Ces étudiants des universités d'élite qui ne savent plus lire des livres...

Pour lire un livre à l'université, il est utile d'en avoir lu un au lycée.

Les élèves du secondaire (collégiens et les lycéens) aux États-Unis semblent eux aussi être confrontés à un nombre de plus en plus réduit de livres dans les salles de classe. Pendant plus de vingt ans, les nouvelles initiatives éducatives aux États-Unis telles que No Child Left Behind et Common Core ont mis l'accent sur les textes informatifs et les tests standardisés. Dans de nombreuses écoles, les enseignants ont délaissé les livres au profit de courts passages informatifs, suivis de questions sur l'idée principale de l'auteur, imitant ainsi le format des tests standardisés de compréhension de l'écrit. Article paru dans The Atlantic d'Octobre 2024.


Nicholas Dames enseigne depuis 1998 la littérature classique, le cours obligatoire sur les grands oeuvres littéraires de l'université de Columbia. Il adore son travail, mais celui-ci a changé. Au cours de la dernière décennie, les étudiants se sont sentis dépassés par la masse de livres à lire. Les étudiants n'ont jamais lu tout ce qu'on leur demandait de lire, bien sûr, mais là, c'est différent. Les étudiants de M. Dames semblent aujourd'hui déconcertés à l'idée de terminer plusieurs livres par semestre. Ses collègues ont remarqué le même problème. De nombreux étudiants n'arrivent plus à l'université, même dans les établissements d'élite très sélectifs, préparés à lire des livres.

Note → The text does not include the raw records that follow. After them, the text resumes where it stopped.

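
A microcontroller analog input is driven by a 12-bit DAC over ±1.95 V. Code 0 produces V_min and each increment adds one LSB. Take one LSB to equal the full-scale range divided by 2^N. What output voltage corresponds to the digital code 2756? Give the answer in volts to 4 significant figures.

Full-scale range = 1.95 V − (-1.95 V) = 3.9 V. LSB = 3.9 V / 2^12.
V_out = V_min + code × LSB = -1.95 V + 2756 × 3.9 V / 4096
      = -1.95 V + 2.62412 V = 0.674121 V.

0.6741 V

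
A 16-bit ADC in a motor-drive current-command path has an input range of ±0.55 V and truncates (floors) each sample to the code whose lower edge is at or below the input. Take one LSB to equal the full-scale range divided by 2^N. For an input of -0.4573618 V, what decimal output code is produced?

Full-scale range = 0.55 V − (-0.55 V) = 1.1 V. LSB = 1.1 V / 2^16 ≈ 16.78 µV.
V_in − V_min = -0.4573618 − (-0.55) = 0.0926382 V.
Divide by LSB: 0.0926382 × 65536/1.1 = 5519.2155.
Truncating gives code 5519.

5519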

Cette évolution a laissé M. Dames perplexe jusqu'à ce qu'un jour, au cours du semestre d'automne 2022, une étudiante de première année se présente à ses heures de bureau pour lui faire part de la difficulté qu'elle avait trouvée dans les premiers travaux. Le programme de littérature classique exige souvent des étudiants qu'ils lisent un livre, parfois très long et très dense, en une semaine ou deux seulement. Mais l'étudiante a expliqué à Dames que, dans son lycée public, on ne lui avait jamais demandé de lire un livre en entier. On lui avait demandé de lire des extraits, de la poésie et des articles de presse, mais pas un seul livre de bout en bout.

« J'en suis resté bouche bée », m'a dit M. Dames. Cette anecdote l'a aidé à expliquer le changement qu'il observait chez ses élèves : ce n'est pas qu'ils ne veulent pas lire, c'est qu'ils ne savent pas comment le faire. Les collèges et les lycées ont cessé de leur demander de le faire.

En 1979, Martha Maxwell, une spécialiste influente de l'alphabétisation, a écrit : « Chaque génération, à un moment donné, découvre que les élèves ne peuvent pas lire aussi bien qu'ils le voudraient ou que les professeurs l'espèrent ». M. Dames, qui étudie l'histoire du roman, reconnaît la longévité de cette plainte. « Une partie de moi est toujours tentée d'être très sceptique quant à l'idée qu'il s'agit de quelque chose de nouveau », a-t-il déclaré.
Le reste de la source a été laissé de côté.